Pryde brought his free hand to the knot in his tie, as if checking for defects. ‘Neighbours?’ he suggested.

Rebus nodded. ‘Neighbours it is,’ he said.

He gathered together the notes from initial interviews. Other officers had been assigned the far side of the street, leaving Rebus and three others — working teams of two — to cover the flats either side of Philippa Balfour’s. Thirty-five in total, three of them empty, leaving thirty-two. Sixteen addresses per team, maybe fifteen minutes at each... four hours total.

Rebus’s partner for the day, DC Phyllida Hawes, had done the arithmetic for him as they climbed the steps of the first tenement. Actually, Rebus wasn’t sure you could call them ‘tenements’, not down in the New Town, with its wealth of Georgian architecture, its art galleries and antique emporia. He asked Hawes for advice.

‘Blocks of flats?’ she suggested, raising a smile. There were one or two flats per landing, some adorned with brass nameplates, others ceramic. A few went so low as to boast just a piece of sellotaped card or paper.

‘Not sure the Cockburn Association would approve,’ Hawes remarked.

Three or four names listed on the bit of card: students, Rebus guessed, from backgrounds less generous than Philippa Balfour’s.

The landings themselves were bright and cared for: welcome mats and tubs of flowers.
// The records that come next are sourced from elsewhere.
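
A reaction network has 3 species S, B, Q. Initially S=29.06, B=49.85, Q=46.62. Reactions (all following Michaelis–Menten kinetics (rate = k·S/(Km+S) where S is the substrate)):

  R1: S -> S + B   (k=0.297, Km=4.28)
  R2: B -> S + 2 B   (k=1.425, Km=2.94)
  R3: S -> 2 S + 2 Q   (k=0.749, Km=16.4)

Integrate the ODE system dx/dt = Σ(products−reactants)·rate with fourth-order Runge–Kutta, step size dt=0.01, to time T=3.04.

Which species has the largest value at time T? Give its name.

Dominant species at T: B

RK4 with dt=0.01: 304 steps to T=3.04. Trajectory (selected grid times):
t=0.00: S=29.06 B=49.85 Q=46.62
t=0.34: S=29.68 B=50.40 Q=46.95
t=0.68: S=30.30 B=50.94 Q=47.28
t=1.01: S=30.91 B=51.47 Q=47.60
t=1.35: S=31.53 B=52.02 Q=47.93
t=1.69: S=32.16 B=52.57 Q=48.27
t=2.03: S=32.79 B=53.12 Q=48.61
t=2.36: S=33.40 B=53.65 Q=48.94
t=2.70: S=34.03 B=54.20 Q=49.28
t=3.04: S=34.66 B=54.75 Q=49.62
At T=3.04: S=34.66 B=54.75 Q=49.62; the largest is B.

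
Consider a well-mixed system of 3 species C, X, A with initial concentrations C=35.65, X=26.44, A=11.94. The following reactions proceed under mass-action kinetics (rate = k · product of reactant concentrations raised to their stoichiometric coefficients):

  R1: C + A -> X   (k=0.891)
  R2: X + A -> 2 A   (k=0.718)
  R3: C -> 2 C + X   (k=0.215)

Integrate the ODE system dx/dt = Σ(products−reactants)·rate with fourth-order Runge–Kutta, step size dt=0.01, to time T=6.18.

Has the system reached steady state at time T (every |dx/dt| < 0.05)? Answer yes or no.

RK4 with dt=0.01: 618 steps to T=6.18. Trajectory (selected grid times):
t=0.00: C=35.65 X=26.44 A=11.94
t=0.69: C=0.00 X=0.00 A=39.10
t=1.37: C=0.00 X=0.00 A=39.10
t=2.06: C=0.00 X=0.00 A=39.10
t=2.75: C=0.00 X=0.00 A=39.10
t=3.43: C=0.00 X=0.00 A=39.10
t=4.12: C=0.00 X=0.00 A=39.10
t=4.81: C=0.00 X=0.00 A=39.10
t=5.49: C=0.00 X=0.00 A=39.10
t=6.18: C=0.00 X=0.00 A=39.10
Rates at T: R1=0.0000, R2=0.0000, R3=0.0000
dx/dt at T (Σ net stoichiometry × rate): C=-0.0000, X=-0.0000, A=+0.0000
Largest |dx/dt| is |-0.0000| (X) < 0.05 → steady.

Steady state at T: yes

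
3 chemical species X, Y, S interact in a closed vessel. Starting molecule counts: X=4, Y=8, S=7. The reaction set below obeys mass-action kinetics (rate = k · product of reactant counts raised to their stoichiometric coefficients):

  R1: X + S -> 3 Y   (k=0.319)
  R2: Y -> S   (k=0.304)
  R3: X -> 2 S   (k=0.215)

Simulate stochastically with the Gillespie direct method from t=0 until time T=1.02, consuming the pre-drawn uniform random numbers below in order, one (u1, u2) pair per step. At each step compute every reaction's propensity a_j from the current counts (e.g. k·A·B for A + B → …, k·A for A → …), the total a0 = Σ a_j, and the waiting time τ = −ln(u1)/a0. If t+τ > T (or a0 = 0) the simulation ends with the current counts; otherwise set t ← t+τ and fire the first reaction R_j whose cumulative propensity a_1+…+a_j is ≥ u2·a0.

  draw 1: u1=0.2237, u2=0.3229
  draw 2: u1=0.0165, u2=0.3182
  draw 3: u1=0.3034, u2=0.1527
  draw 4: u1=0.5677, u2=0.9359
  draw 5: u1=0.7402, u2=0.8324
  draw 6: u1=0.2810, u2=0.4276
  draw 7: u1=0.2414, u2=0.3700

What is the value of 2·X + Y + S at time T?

Value at T = 23

Check how each reaction changes W = 2·X + Y + S (weight of products minus weight of reactants):
R1: X + S -> 3 Y: (1·3) − (2·1 + 1·1) = 3 − 3 = 0
R2: Y -> S: (1·1) − (1·1) = 1 − 1 = 0
R3: X -> 2 S: (1·2) − (2·1) = 2 − 2 = 0
Every reaction leaves W unchanged, so W is conserved and no simulation is needed: W(T) = W(0) = 2·4 + 8 + 7 = 23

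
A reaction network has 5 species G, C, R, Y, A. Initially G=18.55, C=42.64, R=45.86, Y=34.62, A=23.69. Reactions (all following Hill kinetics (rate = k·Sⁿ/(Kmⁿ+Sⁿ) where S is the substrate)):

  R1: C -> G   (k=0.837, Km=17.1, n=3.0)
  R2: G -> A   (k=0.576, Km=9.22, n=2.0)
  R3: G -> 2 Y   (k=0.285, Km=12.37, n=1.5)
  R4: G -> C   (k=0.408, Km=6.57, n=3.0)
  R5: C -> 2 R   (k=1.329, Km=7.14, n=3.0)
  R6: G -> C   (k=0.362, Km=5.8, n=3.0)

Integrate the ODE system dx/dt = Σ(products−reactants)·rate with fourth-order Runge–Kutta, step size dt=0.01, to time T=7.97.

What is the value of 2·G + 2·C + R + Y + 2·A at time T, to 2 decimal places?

Value at T = 250.24

Check how each reaction changes W = 2·G + 2·C + R + Y + 2·A (weight of products minus weight of reactants):
R1: C -> G: (2·1) − (2·1) = 2 − 2 = 0
R2: G -> A: (2·1) − (2·1) = 2 − 2 = 0
R3: G -> 2 Y: (1·2) − (2·1) = 2 − 2 = 0
R4: G -> C: (2·1) − (2·1) = 2 − 2 = 0
R5: C -> 2 R: (1·2) − (2·1) = 2 − 2 = 0
R6: G -> C: (2·1) − (2·1) = 2 − 2 = 0
Every reaction leaves W unchanged, so W is conserved and no simulation is needed: W(T) = W(0) = 2·18.55 + 2·42.64 + 45.86 + 34.62 + 2·23.69 = 250.24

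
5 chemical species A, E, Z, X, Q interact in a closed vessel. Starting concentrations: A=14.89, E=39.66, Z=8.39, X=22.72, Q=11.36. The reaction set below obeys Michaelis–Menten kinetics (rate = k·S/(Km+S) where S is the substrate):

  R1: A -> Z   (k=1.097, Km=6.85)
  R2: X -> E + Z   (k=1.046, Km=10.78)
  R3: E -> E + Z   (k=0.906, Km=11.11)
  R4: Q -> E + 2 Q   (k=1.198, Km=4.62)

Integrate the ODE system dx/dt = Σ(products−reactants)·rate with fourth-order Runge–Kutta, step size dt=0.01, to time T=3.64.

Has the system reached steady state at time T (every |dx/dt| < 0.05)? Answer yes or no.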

Hanging baskets had been placed over banisters. The walls looked newly painted, the stairs swept. The first stairwell went like clockwork: two flats with nobody home, cards dropped through either letterbox; fifteen minutes in each of the other flats — ‘just a few back-up questions... see if you’ve thought of anything to add...’ The householders had shaken their heads, had professed themselves still shocked. Such a quiet little street.

There was a main door flat at ground level, a much grander affair, with a black-and-white-chequered marble entrance hall, Doric columns either side. The occupier was renting it long term, worked in ‘the financial sector’. Rebus saw a pattern emerging: graphic designer; training consultant; events organiser... and now the financial sector.
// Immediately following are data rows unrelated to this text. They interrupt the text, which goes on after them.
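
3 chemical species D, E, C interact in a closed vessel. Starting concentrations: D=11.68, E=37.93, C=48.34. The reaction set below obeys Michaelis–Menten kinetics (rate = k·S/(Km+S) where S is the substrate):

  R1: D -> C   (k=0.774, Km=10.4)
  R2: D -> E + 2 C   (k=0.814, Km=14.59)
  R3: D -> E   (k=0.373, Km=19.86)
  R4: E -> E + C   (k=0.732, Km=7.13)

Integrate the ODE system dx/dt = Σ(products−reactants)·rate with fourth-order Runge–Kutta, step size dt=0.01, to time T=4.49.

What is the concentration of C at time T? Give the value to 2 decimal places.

RK4 with dt=0.01: 449 steps to T=4.49. Trajectory (selected grid times):
t=0.00: D=11.68 E=37.93 C=48.34
t=0.50: D=11.23 E=38.18 C=49.21
t=1.00: D=10.79 E=38.42 C=50.07
t=1.50: D=10.36 E=38.65 C=50.91
t=2.00: D=9.94 E=38.88 C=51.75
t=2.49: D=9.53 E=39.10 C=52.55
t=2.99: D=9.13 E=39.32 C=53.36
t=3.49: D=8.74 E=39.54 C=54.16
t=3.99: D=8.36 E=39.74 C=54.95
t=4.49: D=7.99 E=39.94 C=55.72
Read off C at T=4.49: 55.72

C at T = 55.72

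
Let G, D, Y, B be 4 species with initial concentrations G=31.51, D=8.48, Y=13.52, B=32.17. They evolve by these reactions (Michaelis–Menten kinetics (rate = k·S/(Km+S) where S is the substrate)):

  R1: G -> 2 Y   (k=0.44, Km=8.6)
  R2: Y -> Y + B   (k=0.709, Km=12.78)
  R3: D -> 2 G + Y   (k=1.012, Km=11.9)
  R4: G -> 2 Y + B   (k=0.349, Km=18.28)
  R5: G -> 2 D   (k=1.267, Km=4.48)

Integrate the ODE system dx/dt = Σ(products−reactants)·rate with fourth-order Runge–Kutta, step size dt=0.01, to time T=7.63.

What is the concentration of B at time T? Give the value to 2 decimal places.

RK4 with dt=0.01: 763 steps to T=7.63. Trajectory (selected grid times):
t=0.00: G=31.51 D=8.48 Y=13.52 B=32.17
t=0.85: G=30.84 D=9.99 Y=14.86 B=32.67
t=1.70: G=30.24 D=11.46 Y=16.22 B=33.19
t=2.54: G=29.70 D=12.88 Y=17.59 B=33.71
t=3.39: G=29.21 D=14.29 Y=18.99 B=34.25
t=4.24: G=28.77 D=15.68 Y=20.41 B=34.80
t=5.09: G=28.36 D=17.04 Y=21.84 B=35.35
t=5.93: G=28.00 D=18.37 Y=23.28 B=35.91
t=6.78: G=27.67 D=19.70 Y=24.73 B=36.48
t=7.63: G=27.36 D=21.01 Y=26.20 B=37.06
Read off B at T=7.63: 37.06

B at T = 37.06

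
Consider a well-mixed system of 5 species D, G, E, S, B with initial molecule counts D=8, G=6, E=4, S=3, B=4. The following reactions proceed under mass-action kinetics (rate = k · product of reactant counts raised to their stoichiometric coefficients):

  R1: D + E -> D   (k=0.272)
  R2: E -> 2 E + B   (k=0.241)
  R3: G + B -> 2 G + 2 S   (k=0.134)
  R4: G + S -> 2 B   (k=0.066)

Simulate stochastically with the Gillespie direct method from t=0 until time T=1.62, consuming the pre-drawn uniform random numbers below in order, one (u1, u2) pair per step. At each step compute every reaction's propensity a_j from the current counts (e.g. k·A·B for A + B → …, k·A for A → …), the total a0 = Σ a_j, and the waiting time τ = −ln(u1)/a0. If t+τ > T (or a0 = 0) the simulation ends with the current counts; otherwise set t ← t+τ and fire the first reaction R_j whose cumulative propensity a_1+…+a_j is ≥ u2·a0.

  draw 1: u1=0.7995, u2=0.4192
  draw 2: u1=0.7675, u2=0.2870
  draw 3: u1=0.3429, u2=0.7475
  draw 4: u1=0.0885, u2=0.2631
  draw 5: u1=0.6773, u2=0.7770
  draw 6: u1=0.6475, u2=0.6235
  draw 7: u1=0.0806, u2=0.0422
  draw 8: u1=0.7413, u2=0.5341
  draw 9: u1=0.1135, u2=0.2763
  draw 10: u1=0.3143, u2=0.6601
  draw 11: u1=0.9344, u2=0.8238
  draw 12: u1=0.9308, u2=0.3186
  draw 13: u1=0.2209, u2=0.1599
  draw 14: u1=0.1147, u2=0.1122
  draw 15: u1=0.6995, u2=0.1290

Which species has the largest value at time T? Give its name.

Dominant species at T: S

t=0.000: D=8 G=6 E=4 S=3 B=4
Draw 1: a1=8.704, a2=0.964, a3=3.216, a4=1.188, a0=14.072; τ=−ln(0.7995)/14.072=0.016 → t=0.016; u2·a0=0.4192·14.072=5.899 ≤ a1=8.704 → R1 fires; D=8 G=6 E=3 S=3 B=4
Draw 2: a1=6.528, a2=0.723, a3=3.216, a4=1.188, a0=11.655; τ=−ln(0.7675)/11.655=0.023 → t=0.039; u2·a0=0.2870·11.655=3.345 ≤ a1=6.528 → R1 fires; D=8 G=6 E=2 S=3 B=4
Draw 3: a1=4.352, a2=0.482, a3=3.216, a4=1.188, a0=9.238; τ=−ln(0.3429)/9.238=0.116 → t=0.154; u2·a0=0.7475·9.238=6.905; a1+a2=4.834 < 6.905 ≤ a1+…+a3=8.050 → R3 fires; D=8 G=7 E=2 S=5 B=3
Draw 4: a1=4.352, a2=0.482, a3=2.814, a4=2.310, a0=9.958; τ=−ln(0.0885)/9.958=0.243 → t=0.398; u2·a0=0.2631·9.958=2.620 ≤ a1=4.352 → R1 fires; D=8 G=7 E=1 S=5 B=3
Draw 5: a1=2.176, a2=0.241, a3=2.814, a4=2.310, a0=7.541; τ=−ln(0.6773)/7.541=0.052 → t=0.450; u2·a0=0.7770·7.541=5.859; a1+…+a3=5.231 < 5.859 ≤ a1+…+a4=7.541 → R4 fires; D=8 G=6 E=1 S=4 B=5
Draw 6: a1=2.176, a2=0.241, a3=4.020, a4=1.584, a0=8.021; τ=−ln(0.6475)/8.021=0.054 → t=0.504; u2·a0=0.6235·8.021=5.001; a1+a2=2.417 < 5.001 ≤ a1+…+a3=6.437 → R3 fires; D=8 G=7 E=1 S=6 B=4
Draw 7: a1=2.176, a2=0.241, a3=3.752, a4=2.772, a0=8.941; τ=−ln(0.0806)/8.941=0.282 → t=0.785; u2·a0=0.0422·8.941=0.377 ≤ a1=2.176 → R1 fires; D=8 G=7 E=0 S=6 B=4
Draw 8: a1=0.000, a2=0.000, a3=3.752, a4=2.772, a0=6.524; τ=−ln(0.7413)/6.524=0.046 → t=0.831; u2·a0=0.5341·6.524=3.484; a1+a2=0.000 < 3.484 ≤ a1+…+a3=3.752 → R3 fires; D=8 G=8 E=0 S=8 B=3
Draw 9: a1=0.000, a2=0.000, a3=3.216, a4=4.224, a0=7.440; τ=−ln(0.1135)/7.440=0.292 → t=1.124; u2·a0=0.2763·7.440=2.056; a1+a2=0.000 < 2.056 ≤ a1+…+a3=3.216 → R3 fires; D=8 G=9 E=0 S=10 B=2
Draw 10: a1=0.000, a2=0.000, a3=2.412, a4=5.940, a0=8.352; τ=−ln(0.3143)/8.352=0.139 → t=1.262; u2·a0=0.6601·8.352=5.513; a1+…+a3=2.412 < 5.513 ≤ a1+…+a4=8.352 → R4 fires; D=8 G=8 E=0 S=9 B=4
Draw 11: a1=0.000, a2=0.000, a3=4.288, a4=4.752, a0=9.040; τ=−ln(0.9344)/9.040=0.008 → t=1.270; u2·a0=0.8238·9.040=7.447; a1+…+a3=4.288 < 7.447 ≤ a1+…+a4=9.040 → R4 fires; D=8 G=7 E=0 S=8 B=6
Draw 12: a1=0.000, a2=0.000, a3=5.628, a4=3.696, a0=9.324; τ=−ln(0.9308)/9.324=0.008 → t=1.278; u2·a0=0.3186·9.324=2.971; a1+a2=0.000 < 2.971 ≤ a1+…+a3=5.628 → R3 fires; D=8 G=8 E=0 S=10 B=5
Draw 13: a1=0.000, a2=0.000, a3=5.360, a4=5.280, a0=10.640; τ=−ln(0.2209)/10.640=0.142 → t=1.420; u2·a0=0.1599·10.640=1.701; a1+a2=0.000 < 1.701 ≤ a1+…+a3=5.360 → R3 fires; D=8 G=9 E=0 S=12 B=4
Draw 14: a1=0.000, a2=0.000, a3=4.824, a4=7.128, a0=11.952; τ=−ln(0.1147)/11.952=0.181 → t=1.601; u2·a0=0.1122·11.952=1.341; a1+a2=0.000 < 1.341 ≤ a1+…+a3=4.824 → R3 fires; D=8 G=10 E=0 S=14 B=3
Draw 15: a1=0.000, a2=0.000, a3=4.020, a4=9.240, a0=13.260; τ=−ln(0.6995)/13.260=0.027 → t=1.628 > T=1.62: stop.
At T=1.62: D=8 G=10 E=0 S=14 B=3; the largest is S.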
‘Does no one have real jobs any more?’ he asked Hawes.

‘These are the real jobs,’ she told him. They were back on the pavement, Rebus enjoying a cigarette. He noticed her staring at it.

‘Want one?’

She shook her head. ‘Three years I’ve managed so far.’
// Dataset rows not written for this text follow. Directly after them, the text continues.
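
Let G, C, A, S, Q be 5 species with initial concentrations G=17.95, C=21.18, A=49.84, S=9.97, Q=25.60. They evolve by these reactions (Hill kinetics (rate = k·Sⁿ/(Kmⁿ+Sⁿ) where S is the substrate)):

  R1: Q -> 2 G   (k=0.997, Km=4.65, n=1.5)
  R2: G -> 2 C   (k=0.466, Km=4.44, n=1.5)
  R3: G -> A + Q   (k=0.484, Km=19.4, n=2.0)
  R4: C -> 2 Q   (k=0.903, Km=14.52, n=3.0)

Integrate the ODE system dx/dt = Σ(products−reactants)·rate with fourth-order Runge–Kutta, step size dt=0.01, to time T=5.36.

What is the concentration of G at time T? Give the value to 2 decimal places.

G at T = 24.26

RK4 with dt=0.01: 536 steps to T=5.36. Trajectory (selected grid times):
t=0.00: G=17.95 C=21.18 A=49.84 S=9.97 Q=25.60
t=0.60: G=18.67 C=21.27 A=49.98 S=9.97 Q=26.00
t=1.19: G=19.38 C=21.36 A=50.12 S=9.97 Q=26.40
t=1.79: G=20.10 C=21.45 A=50.26 S=9.97 Q=26.82
t=2.38: G=20.80 C=21.54 A=50.41 S=9.97 Q=27.24
t=2.98: G=21.50 C=21.64 A=50.57 S=9.97 Q=27.67
t=3.57: G=22.19 C=21.73 A=50.73 S=9.97 Q=28.09
t=4.17: G=22.89 C=21.83 A=50.90 S=9.97 Q=28.54
t=4.76: G=23.57 C=21.92 A=51.07 S=9.97 Q=28.98
t=5.36: G=24.26 C=22.02 A=51.24 S=9.97 Q=29.43
Read off G at T=5.36: 24.26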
‘Good for you.’ Rebus looked up and down the street. ‘If this was a net curtain kind of place, they’d be twitching right now.’

‘If they had net curtains, you wouldn’t be able to peer in and see what you’re missing.’

Rebus held the smoke, let it billow out through his nostrils. ‘See, when I was younger, there was always something rakish about the New Town. Kaftans and wacky baccy, parties and ne’er-do-wells.’

‘Not much space left for them these days,’ Hawes agreed. ‘Where do you live?’

‘Marchmont,’ he told her. ‘You?’

‘Livingston. It was all I could afford at the time.’

‘Bought mine years back, two wages coming in...’

She looked at him. ‘No need to apologise.’

‘Prices weren’t as crazy back then, that’s all I meant.’ He was trying not to sound defensive. It was that meeting with Gilclass="underline" the little joke she’d made, just to unsettle him. And the way his visit to Costello had KO’d the surveillance... Maybe it was time to talk to someone about the drinking... He flicked the stub of his cigarette on to the roadway. The surface was made of shiny rectangular stones called setts. When he’d first arrived in the city he’d made the mistake of calling them cobbles; a local had put him right.

‘Next call,’ he said now, ‘if we’re offered tea, we take it.’

Hawes nodded. She was in her late thirties or early forties, hair brown and shoulder-length. Her face was freckled and fleshed-out, as though she’d never quite lost her puppy fat. Grey trouser-suit and an emerald blouse, pinned at the neck with a silver Celtic brooch. Rebus could imagine her at a ceilidh, being spun during Strip the Willow, her face bearing the same concentration she brought to her work.